In merito alla presunzione di concepimento  durante il matrimonio  e disconoscimento di paternità sono di aiuto gli articoli seguenti .

In particolare l’art. 232 c.c. afferma: ”Si presume concepito durante il matrimonio il figlio nato quando sono trascorsi 180 gg. dalla celebrazione del matrimonio e non sono ancora trascorsi trecento giorni dalla data di annullamento, dello scioglimento o della cessazione degli effetti civili del matrimonio.

La presunzione non opera decorsi trecento gg. dalla pronuncia di separazione giudiziale, o della omologazione di separazione consensuale, ovvero dalla data di comparazione dei coniugi avanti al giudice di separazione o dei giudizi dei commi precedenti”.

Per ciò concerne l’eventuale riconciliazione dei coniugi separati è necessario precisare che la Corte di Cassazione con sentenza del 23 gennaio 1984 n. 541 ha stabilito che . “In caso di riconciliazione fra i coniugi , già autorizzati a vivere separati nel corso di procedimento di separazione personale, riprende ad operare la presunzione di concepimento durante il matrimonio di cui all’art. 232, I° comma c.c., con a conseguenza che il figlio nato dopo la riconciliazione, avvenuta prima del decorso di trecento gg. da quella autorizzazione, si reputa legittimo, salva l’azione di disconoscimento”.

NASCITA DEL FIGLIO PRIMA DEI 180 GG O DOPO I 300 GG

Molto importante è anche l’art. 233 che regola i casi di nascita del figlio prima dei 180 gg e che in merito dispone: ” Il figlio nato prima che siano trascorsi centottanta giorni dalla celebrazione del matrimonio è reputato legittimo se uno dei coniugi, o il figlio stesso non ne disconoscono la paternità”  .

Per quanto riguarda, invece, il figlio nato dopo che siano trascorsi trecento giorni dalla data del matrimonio, il caso è disciplinato dall’art. 234 c.c. il quale dispone che :” Ciascuno dei coniugi  ed i loro eredi possono provare che il figlio, nato dopo i trecento giorni dall’annullamento, dallo scioglimento o dalla cessazione degli effetti civili del matrimonio, è stato concepito durante il matrimonio.

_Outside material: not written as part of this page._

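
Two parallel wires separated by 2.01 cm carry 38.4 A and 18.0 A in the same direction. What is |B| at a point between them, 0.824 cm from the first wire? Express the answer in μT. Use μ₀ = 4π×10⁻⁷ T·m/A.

B ≈ 628 μT

Each long wire gives B = μ₀I/(2πd). Distances are d₁ = 0.00824 m and d₂ = 0.01186 m.
B₁ = 9.32×10⁻⁴ T, B₂ = 3.04×10⁻⁴ T.
Between parallel currents the two contributions point in opposite directions, so they subtract. B = |B₁ − B₂| = |9.32×10⁻⁴ − 3.04×10⁻⁴| = 6.28×10⁻⁴ T.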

Possono analogamente provare il concepimento durante la convivenza quando il figlio sia nato dopo i trecento giorni  dalla pronuncia di separazione  giudiziale, o dalla omologazione di separazione consensuale, ovvero dalla data di comparazione dei coniugi avanti al giudice quando gli stessi sono stati autorizzati a vivere separatamente nelle more del giudizio di separazione o dei giudizi previsti nel comma precedente . In ogni caso il figlio può proporre azione per reclamare lo stato di legittimo”.

DISCONOSCIMENTO DELLA PATERNITA’

Ci sono alcuni casi espressamente previsti dalla Legge, in cui può essere promossa l’azione per il disconoscimento di paternità anche quando il figlio sia stato concepito durante il matrimonio.

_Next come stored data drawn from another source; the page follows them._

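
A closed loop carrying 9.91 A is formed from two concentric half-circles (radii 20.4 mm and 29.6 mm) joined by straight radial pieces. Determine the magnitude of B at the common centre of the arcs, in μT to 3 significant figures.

The radial connectors point toward the centre, so dl × r̂ = 0 and they contribute nothing.
Each semicircle gives μ₀I/(4R): inner arc 1.53×10⁻⁴ T, outer arc 1.05×10⁻⁴ T.
The two arcs carry current in opposite angular senses, so their fields oppose: B = |1.53×10⁻⁴ − 1.05×10⁻⁴| = 4.74×10⁻⁵ T.

B ≈ 47.4 μT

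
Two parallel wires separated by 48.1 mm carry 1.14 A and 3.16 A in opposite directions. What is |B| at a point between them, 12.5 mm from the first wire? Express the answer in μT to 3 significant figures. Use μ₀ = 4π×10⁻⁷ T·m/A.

Each long wire gives B = μ₀I/(2πd). Distances are d₁ = 0.0125 m and d₂ = 0.0356 m.
B₁ = 1.82×10⁻⁵ T, B₂ = 1.78×10⁻⁵ T.
Between antiparallel currents both contributions point the same way, so they add. B = B₁ + B₂ = 1.82×10⁻⁵ + 1.78×10⁻⁵ = 3.60×10⁻⁵ T.

B ≈ 36.0 μT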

Il disconoscimento di paternità è previsto dall’art. 235 c.c. nei seguenti casi:

1)   Se i coniugi non hanno coabitato nel periodo compreso tra trecentesimo e centottantesimo giorno prima della nascita;

2)    Se durante il tempo predetto il marito era affetto da impotenza, anche se soltanto generandi;

  • Se nel detto periodo la moglie ha commesso adulterio o ha tenuto celata al marito la propria gravidanza e la nascita del figlio. In tali casi il marito è ammesso a provare che il figlio presenta caratteristiche genetiche o del gruppo sanguigno incompatibili con quelle del presunto padre, o ogni altro fatto tendente ad escludere la paternità.

La predetta azione di disconoscimento può essere esercitata anche dalla stessa  madre o dal figlio, quando questi ha raggiunto la maggiore età, in tutti i casi in cui può essere esercitata dal padre.

Per quanto riguarda il divieto del riconoscimento della paternità nei casi 1) e 2) del predetto art. 235 c.c., occorre tener conto di quanto stabilito dall’art. 9 della Legge 19 febbraio 2004, n. 40 in materia di procreazione medicalmente assistita   .

Inoltre, la Corte Costituzionale, con sentenza del 6 luglio 2006, n. 266, ha dichiarato l’illegittimità costituzionale del n. 3), sempre del predetto art. 235 c.c., nella parte in cui ai fini dell’azione di disconoscimento della paternità, subordina l’esame delle prove tecniche, da cui risulta “ che il figlio presenta caratteristiche genetiche o del gruppo sanguigno incompatibili con quelle del presunto padre”, alla previa dimostrazione dell’adulterio della moglie.